Excerpts: “Kemper Agrees To $2 Billion Takeover Led by Zurich Group.”
- The Kemper Corporation, ending a yearlong effort to sell itself, said yesterday that it had agreed to be acquired by the Zurich Insurance Group and a group of American investors for $2 billion.
- As an independent company, Kemper failed to produce the profit that investors hoped would result from the combination in the 1980’s of a large mutual fund business, insurance companies and securities brokers. None of its businesses was stellar in its field, however, and by the 90’s, Kemper was in trouble from outsized investments in junk bonds and real estate.
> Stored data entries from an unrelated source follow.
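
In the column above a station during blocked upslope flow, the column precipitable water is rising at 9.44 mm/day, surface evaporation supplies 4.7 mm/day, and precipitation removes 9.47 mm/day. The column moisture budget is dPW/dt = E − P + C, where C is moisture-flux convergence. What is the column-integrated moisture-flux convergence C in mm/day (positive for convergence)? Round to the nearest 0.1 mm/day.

C ≈ 14.2 mm/day

dPW/dt = +9.44 mm/day.
C = dPW/dt − E + P = (+9.44) − 4.7 + 9.47 = 14.2 mm/day.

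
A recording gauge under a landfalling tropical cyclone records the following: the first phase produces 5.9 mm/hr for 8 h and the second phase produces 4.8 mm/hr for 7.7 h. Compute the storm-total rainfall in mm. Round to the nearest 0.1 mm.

Total = Σ Rᵢ Δtᵢ = 5.9 × 8 + 4.8 × 7.7
      = 47.2 + 36.96 = 84.2 mm.

total ≈ 84.2 mm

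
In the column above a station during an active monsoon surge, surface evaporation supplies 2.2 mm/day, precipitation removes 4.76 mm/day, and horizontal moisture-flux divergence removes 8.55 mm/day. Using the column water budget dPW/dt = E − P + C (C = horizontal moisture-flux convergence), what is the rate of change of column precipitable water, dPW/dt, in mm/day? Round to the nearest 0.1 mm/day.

dPW/dt = E − P + C = 2.2 − 4.76 + (-8.55) = -11.1 mm/day.

dPW/dt ≈ -11.1 mm/day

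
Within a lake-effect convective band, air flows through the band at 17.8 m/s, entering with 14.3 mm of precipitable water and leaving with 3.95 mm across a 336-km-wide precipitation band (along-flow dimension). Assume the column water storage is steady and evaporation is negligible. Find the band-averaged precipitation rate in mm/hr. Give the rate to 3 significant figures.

R ≈ 1.97 mm/hr

Column moisture flux per unit crosswind length is F = V × PW.
Inflow: F_in = 17.8 × 14.3 = 254.54 mm·m/s
Outflow: F_out = 17.8 × 3.95 = 70.31 mm·m/s
Steady-state rate R = (F_in − F_out)/L = (254.54 − 70.31) / 336000 m = 5.483e-04 mm/s.
R = 5.483e-04 × 3600 = 1.97 mm/hr.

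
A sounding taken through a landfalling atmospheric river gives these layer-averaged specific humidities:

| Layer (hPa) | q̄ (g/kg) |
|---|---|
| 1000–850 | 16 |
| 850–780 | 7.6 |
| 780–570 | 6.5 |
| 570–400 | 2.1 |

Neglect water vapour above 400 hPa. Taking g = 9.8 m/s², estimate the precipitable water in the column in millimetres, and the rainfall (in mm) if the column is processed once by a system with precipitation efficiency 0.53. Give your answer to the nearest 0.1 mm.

Precipitable water is the column-integrated vapour mass per unit area: PW = (1/g) Σ q̄ Δp, with q in kg/kg and Δp in Pa (1 kg/m² of water = 1 mm).
Layer 1000–850 hPa: Δp = 150 hPa = 15000 Pa, q̄ = 0.016 kg/kg → 0.016 × 15000 / 9.8 = 24.49 mm
Layer 850–780 hPa: Δp = 70 hPa = 7000 Pa, q̄ = 0.0076 kg/kg → 0.0076 × 7000 / 9.8 = 5.43 mm
Layer 780–570 hPa: Δp = 210 hPa = 21000 Pa, q̄ = 0.0065 kg/kg → 0.0065 × 21000 / 9.8 = 13.93 mm
Layer 570–400 hPa: Δp = 170 hPa = 17000 Pa, q̄ = 0.0021 kg/kg → 0.0021 × 17000 / 9.8 = 3.64 mm
PW = 24.49 + 5.43 + 13.93 + 3.64 = 47.49 ≈ 47.5 mm.
Rainfall = ε × PW = 0.53 × 47.5 = 25.2 mm.

PW ≈ 47.5 mm; rainfall ≈ 25.2 mm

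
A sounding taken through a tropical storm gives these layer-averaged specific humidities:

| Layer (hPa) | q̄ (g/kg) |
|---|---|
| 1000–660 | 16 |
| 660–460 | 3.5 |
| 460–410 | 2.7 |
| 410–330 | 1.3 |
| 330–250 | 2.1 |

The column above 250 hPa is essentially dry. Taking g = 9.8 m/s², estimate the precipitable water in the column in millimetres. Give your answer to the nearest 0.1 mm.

Precipitable water is the column-integrated vapour mass per unit area: PW = (1/g) Σ q̄ Δp, with q in kg/kg and Δp in Pa (1 kg/m² of water = 1 mm).
Layer 1000–660 hPa: Δp = 340 hPa = 34000 Pa, q̄ = 0.016 kg/kg → 0.016 × 34000 / 9.8 = 55.51 mm
Layer 660–460 hPa: Δp = 200 hPa = 20000 Pa, q̄ = 0.0035 kg/kg → 0.0035 × 20000 / 9.8 = 7.14 mm
Layer 460–410 hPa: Δp = 50 hPa = 5000 Pa, q̄ = 0.0027 kg/kg → 0.0027 × 5000 / 9.8 = 1.38 mm
Layer 410–330 hPa: Δp = 80 hPa = 8000 Pa, q̄ = 0.0013 kg/kg → 0.0013 × 8000 / 9.8 = 1.06 mm
Layer 330–250 hPa: Δp = 80 hPa = 8000 Pa, q̄ = 0.0021 kg/kg → 0.0021 × 8000 / 9.8 = 1.71 mm
PW = 55.51 + 7.14 + 1.38 + 1.06 + 1.71 = 66.80 ≈ 66.8 mm.

PW ≈ 66.8 mm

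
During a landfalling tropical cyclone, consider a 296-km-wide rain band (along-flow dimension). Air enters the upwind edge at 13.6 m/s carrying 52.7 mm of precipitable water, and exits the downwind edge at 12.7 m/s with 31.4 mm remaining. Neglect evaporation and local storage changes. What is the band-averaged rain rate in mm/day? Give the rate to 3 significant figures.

Column moisture flux per unit crosswind length is F = V × PW.
Inflow: F_in = 13.6 × 52.7 = 716.72 mm·m/s
Outflow: F_out = 12.7 × 31.4 = 398.78 mm·m/s
Steady-state rate R = (F_in − F_out)/L = (716.72 − 398.78) / 296000 m = 1.074e-03 mm/s.
R = 1.074e-03 × 3600 × 24 = 92.8 mm/day.

R ≈ 92.8 mm/day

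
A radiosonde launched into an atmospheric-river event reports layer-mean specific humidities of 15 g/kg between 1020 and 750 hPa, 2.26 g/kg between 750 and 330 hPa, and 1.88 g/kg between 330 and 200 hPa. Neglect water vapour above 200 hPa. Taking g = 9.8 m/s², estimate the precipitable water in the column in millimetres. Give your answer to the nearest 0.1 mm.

Precipitable water is the column-integrated vapour mass per unit area: PW = (1/g) Σ q̄ Δp, with q in kg/kg and Δp in Pa (1 kg/m² of water = 1 mm).
Layer 1020–750 hPa: Δp = 270 hPa = 27000 Pa, q̄ = 0.015 kg/kg → 0.015 × 27000 / 9.8 = 41.33 mm
Layer 750–330 hPa: Δp = 420 hPa = 42000 Pa, q̄ = 0.00226 kg/kg → 0.00226 × 42000 / 9.8 = 9.69 mm
Layer 330–200 hPa: Δp = 130 hPa = 13000 Pa, q̄ = 0.00188 kg/kg → 0.00188 × 13000 / 9.8 = 2.49 mm
PW = 41.33 + 9.69 + 2.49 = 53.51 ≈ 53.5 mm.

PW ≈ 53.5 mm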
- The Kemper acquisition also furthers Zurich’s goal of diversifying its business away from increasingly risky property and liability insurance, and toward life insurance, particularly life insurance policies and annuities that are sold as investments. Zurich will be a 51 percent owner of the two insurers, which collected more than $768 million of premiums last year and made $90 million.
- The remaining 49 percent of the life insurance companies will be owned by Insurance Partners, Zurich’s partner in the Kemper purchase. Members of the investment group include Keystone Inc., formerly known as the Robert M. Bass Group, the Chase Manhattan Corporation and Centre Reinsurance Holdings, a subsidiary of Zurich.